粉飾決算をしているならばもしかしたら不渡りもしている可能性もある。その中で自分たちが卒業をしてそこに身を置いていい物なのかと経営に詳しくないながらもこれはヤバイと分かるほどだった。
ならばどうするかと考えた時、自分たちで会社を設立してバレエ教室をやりつつ発表会や公演に参加するしようかと案が出る。文化芸術学部の柚那ちゃんと実夢にとっては経営の事など何も知らないに等しいと頭を悩ませていた。
その時だった。
柚那ちゃんが中学まで、実夢が高校まで通っていたバレエ教室にいた女性講師から柚那ちゃんのすまほに電話がかかってきて元気にしているか。これから先はとうするのかと聞かれていた。

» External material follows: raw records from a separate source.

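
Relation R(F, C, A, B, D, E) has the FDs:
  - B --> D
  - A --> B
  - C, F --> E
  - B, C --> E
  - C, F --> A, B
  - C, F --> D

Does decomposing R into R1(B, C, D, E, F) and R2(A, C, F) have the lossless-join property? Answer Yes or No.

Common attributes: {C, F}; their closure is {A, B, C, D, E, F}.
R1 is contained in that closure, so R1 ∩ R2 --> R1 holds and the join is lossless.

Yes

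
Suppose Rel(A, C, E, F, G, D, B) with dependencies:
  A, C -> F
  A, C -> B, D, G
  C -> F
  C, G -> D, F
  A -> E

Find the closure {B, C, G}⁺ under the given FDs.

{B, C, D, F, G}

Start with {B, C, G}.
C -> F applies; add {F} → now {B, C, F, G}.
C, G -> D, F applies; add {D} → now {B, C, D, F, G}.
No further FD applies.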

聞くだけタダだしとスマホをスピーカーにした柚那ちゃん。今自分たちのいる現状を伝えた。するとその女性講師は元々経営大学の出身だという。
力になれる事があればと同じ大学出身で経営に関するプロやコンサルタントで働いている人に声をかけてくれるとの事だ。
通っていた大分のバレエ教室は経営難で別の人に権利が渡ってしまったと聞いて少し寂しい気持ちでいた。すごい他力本願なような気もするが、自分たちで出来ることも限られている。

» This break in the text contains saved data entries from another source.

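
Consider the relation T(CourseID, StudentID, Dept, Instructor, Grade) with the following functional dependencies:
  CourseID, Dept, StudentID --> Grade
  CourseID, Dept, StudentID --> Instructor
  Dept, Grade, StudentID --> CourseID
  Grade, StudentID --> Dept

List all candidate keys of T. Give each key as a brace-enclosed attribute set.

No FD produces {StudentID}, so it must be in every candidate key.
{Grade, StudentID} is a candidate key since {Grade, StudentID}⁺ = {CourseID, Dept, Grade, Instructor, StudentID} covers every attribute.
{CourseID, Dept, StudentID} is a candidate key since {CourseID, Dept, StudentID}⁺ = {CourseID, Dept, Grade, Instructor, StudentID} covers every attribute.
No proper subset of any of these is a key, and no other minimal superkey exists.

{CourseID, Dept, StudentID}, {Grade, StudentID}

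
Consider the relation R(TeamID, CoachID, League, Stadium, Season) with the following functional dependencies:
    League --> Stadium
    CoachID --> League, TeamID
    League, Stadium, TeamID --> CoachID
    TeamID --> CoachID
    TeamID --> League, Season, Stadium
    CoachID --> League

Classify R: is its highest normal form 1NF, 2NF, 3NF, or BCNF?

Candidate keys: {CoachID}, {TeamID}. Prime attributes: {CoachID, TeamID}.
League --> Stadium breaks BCNF: {League}⁺ = {League, Stadium}, so {League} is not a superkey.
Because {Stadium} is non-prime and the left side of League --> Stadium is not a superkey, the relation is not in 3NF.
With only single-attribute keys there can be no partial dependency, so 2NF holds.

2NF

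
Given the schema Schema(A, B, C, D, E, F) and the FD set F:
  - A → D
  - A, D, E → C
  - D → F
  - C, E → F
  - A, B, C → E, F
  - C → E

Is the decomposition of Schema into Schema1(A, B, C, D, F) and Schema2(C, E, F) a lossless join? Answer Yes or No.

Yes

Schema1 ∩ Schema2 = {C, F}; its closure under F is {C, E, F}.
Since Schema2 ⊆ {C, E, F}, the intersection is a superkey of Schema2; the decomposition is lossless.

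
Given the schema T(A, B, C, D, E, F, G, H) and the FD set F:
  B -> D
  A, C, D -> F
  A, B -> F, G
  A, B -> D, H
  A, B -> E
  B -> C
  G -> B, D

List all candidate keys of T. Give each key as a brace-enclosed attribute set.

{A, B}, {A, G}

No FD produces {A}, so it must be in every candidate key.
{A, B} is a candidate key since {A, B}⁺ = {A, B, C, D, E, F, G, H} covers every attribute.
{A, G} is a candidate key since {A, G}⁺ = {A, B, C, D, E, F, G, H} covers every attribute.
These are minimal and exhaustive — every other superkey contains one of them.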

柚那ちゃんと実夢としては卒業論文でバレエのことについて書くからそれを提出をしてその後に決まればいいかな。泰然自若の気持ちで待とうと話していた。
恩師でもある女性講師が自分たちの動いてくれる。たとえ師弟関係だったとしても数年も顔を合わせていないのにそこまでしてくれる事に頭が上がらない気持ちだし、失礼のないようにと気構えていた。
数週間が経ち、柚那ちゃんのスマホが鳴る。
「柚那お疲れ様。友達が脱サラして会社を設立したいと言っている子と経営コンサルタントしている子がいて今回の話をしたら快く協力をしたい。イベント会社として自分たちのバレエ教室を運営しつつ営業で全国各地に行こうってなって」
詳しく聞いたらメンバー兼講師としての立ち位置として迎え入れてくれることが決まる。
前もって新興企業だから常に不安もあると思うけどそれでもよかったら。他の場所でって言うのなら気にしないで。昔からその子たちの中では会社設立を夢見ていたから。
自分たちのためにここまで動いてくれたのに断ってしまっては女性講師の顔を泥を塗ることになる。他にアテがない上、自分たちで会社設立から運営まで出来るはずもない。
せっかく船を持ってきてくれたのならばその船に乗るしかない気持ち。この船に乗らないという選択肢がなく、何かあれば女性講師と心中するくらいの気持ちでいようと決めた。